Technique tip: If you want a tender, flaky pie crust, you have to use shortening. Some cooks make their dough with butter because they like the flavor, but it bakes into a crumbly crust — and with most pie lovers, flaky is the name of the game. My solution is to use butter-flavored Crisco. Like biscuits, pie crust shouldn't be overworked. Handle with care. The chilled shortening and ice water will also help pie crust stay nice and flaky.
- 1½ cups all-purpose flour
- 1/2 teaspoon salt
- 1/2 cup butter-flavored vegetable shortening, chilled
- 1/3 cup ice water
- 3 large orange-fleshed sweet potatoes (Louisiana yams), scrubbed
- 8 tablespoons butter, melted (1 stick)
- 3/4 cup packed light brown sugar
- 1/2 cup granulated sugar
- 2 large eggs, beaten
- 1/4 cup half-and-half
- 3/4 teaspoon ground cinnamon
- 1 teaspoon ground nutmeg
- whipped cream, for serving (optional)
For the crust:
Sift the flour and salt into a medium bowl. Add the shortening. Using a fork or a pastry blender, cut the shortening into the flour until the mixture resembles coarse crumbs with a few pea-sized bits. Stirring with the fork, gradually add enough of the water until the mixture clumps together (you may need more or less water). Gather up the dough and press into a thick disk. If desired, wrap the dough in wax paper and refrigerate for up to 1 hour.
On a lightly floured work surface, roll out the dough into a 13-inch circle about 1/8-inch thick. Fold the dough in half. Transfer to a 9-inch pie pan, and gently unfold the dough to fit into the pan. Using scissors or a sharp knife, trim the dough to a 1-inch overhang. Fold the dough under itself so the edge of the fold is flush with the edge of the pan. Flute the dough around the edge of the pan. Cover with plastic wrap and refrigerate while making the filling.
For the filling:
Bring a large pot of lightly salted water to a boil over high heat. Add the sweet potatoes and reduce the heat to medium. Cook until the sweet potatoes are tender when pierced with a knife, about 30 minutes. Drain and run under cold water until cool enough to handle. Peel the sweet potatoes and place in a medium bowl.

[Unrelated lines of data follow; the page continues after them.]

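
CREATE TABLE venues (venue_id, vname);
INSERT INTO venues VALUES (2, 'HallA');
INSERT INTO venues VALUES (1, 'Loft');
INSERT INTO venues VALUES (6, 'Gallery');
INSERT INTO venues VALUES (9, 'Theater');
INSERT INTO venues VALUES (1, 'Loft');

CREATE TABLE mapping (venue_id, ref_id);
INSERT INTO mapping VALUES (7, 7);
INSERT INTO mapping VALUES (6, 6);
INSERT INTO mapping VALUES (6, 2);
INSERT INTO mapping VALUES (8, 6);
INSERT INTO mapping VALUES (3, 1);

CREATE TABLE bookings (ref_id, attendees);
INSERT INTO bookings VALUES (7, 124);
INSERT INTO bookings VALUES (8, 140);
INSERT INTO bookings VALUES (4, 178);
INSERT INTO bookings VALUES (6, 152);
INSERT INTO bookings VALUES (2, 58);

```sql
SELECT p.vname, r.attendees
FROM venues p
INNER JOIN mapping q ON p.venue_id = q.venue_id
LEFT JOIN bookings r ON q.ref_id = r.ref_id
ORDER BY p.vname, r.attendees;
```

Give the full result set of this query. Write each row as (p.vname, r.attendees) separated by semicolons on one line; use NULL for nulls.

Joins associate left-to-right: venues INNER JOIN mapping on venue_id gives 2 intermediate row(s).
Then LEFT JOIN `bookings r` on ref_id: each of those 2 rows is kept; rows whose q.ref_id has no match in r get NULL for r's columns.

(Gallery, 58); (Gallery, 152)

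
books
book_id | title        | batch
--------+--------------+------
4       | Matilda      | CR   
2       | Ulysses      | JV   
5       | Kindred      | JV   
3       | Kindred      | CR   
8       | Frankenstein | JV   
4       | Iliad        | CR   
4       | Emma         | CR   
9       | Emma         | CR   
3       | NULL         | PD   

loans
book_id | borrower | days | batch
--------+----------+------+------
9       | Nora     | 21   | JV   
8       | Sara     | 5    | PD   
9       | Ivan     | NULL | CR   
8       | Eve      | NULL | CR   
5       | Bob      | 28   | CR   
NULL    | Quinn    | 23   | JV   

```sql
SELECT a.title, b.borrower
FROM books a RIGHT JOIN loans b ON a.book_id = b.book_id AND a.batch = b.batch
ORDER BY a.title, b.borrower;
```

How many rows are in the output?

RIGHT JOIN keeps every row from `loans`; unmatched rows get NULL for `books`'s columns.
Matching on a.book_id = b.book_id AND a.batch = b.batch. A NULL in a compared column never satisfies the condition.
Matched pairs: 1; unmatched b rows kept: 5.
Total: 1 matched + 5 padded = 6 rows.

6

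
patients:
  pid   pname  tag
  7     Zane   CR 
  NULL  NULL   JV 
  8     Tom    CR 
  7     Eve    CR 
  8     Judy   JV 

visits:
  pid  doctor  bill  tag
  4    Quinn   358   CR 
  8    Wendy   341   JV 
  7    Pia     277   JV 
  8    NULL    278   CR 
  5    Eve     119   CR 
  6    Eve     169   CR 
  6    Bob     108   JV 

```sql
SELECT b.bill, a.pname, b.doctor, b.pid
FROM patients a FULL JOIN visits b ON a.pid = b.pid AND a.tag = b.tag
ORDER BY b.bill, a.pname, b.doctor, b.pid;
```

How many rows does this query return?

FULL OUTER JOIN keeps every row from both sides; unmatched rows get NULL for the other side's columns.
Matching on a.pid = b.pid AND a.tag = b.tag. A NULL in a compared column never satisfies the condition.
Matched pairs: 2; unmatched a rows kept: 3; unmatched b rows kept: 5.
Total: 2 matched + 8 padded = 10 rows.

10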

Mash with an electric mixer on medium speed until very smooth. Measure 3 cups mashed sweet potatoes, keeping any extra for another use, and set aside.
Preheat the oven to 400 F. Uncover the pie shell and brush the interior with some of the melted butter. Sprinkle 1/4 cup of the brown sugar over the bottom of the pie shell. Bake until the pie dough is set and just beginning to brown, about 15 minutes. If the pie shell puffs, do not prick it.
Meanwhile, in a medium bowl, using an electric mixer on low speed, mix the mashed sweet potatoes, the remaining melted butter and 1/2 cup brown sugar, the granulated sugar, eggs, half-and-half, cinnamon and nutmeg. Spread into the partially baked pie shell, smoothing the top.
Reduce the oven temperature to 350 F. Bake until a knife inserted in the center of the filling comes out clean, about 1½ hours. Cool completely on a wire cake rack. Cover and refrigerate until ready to serve with whipped cream.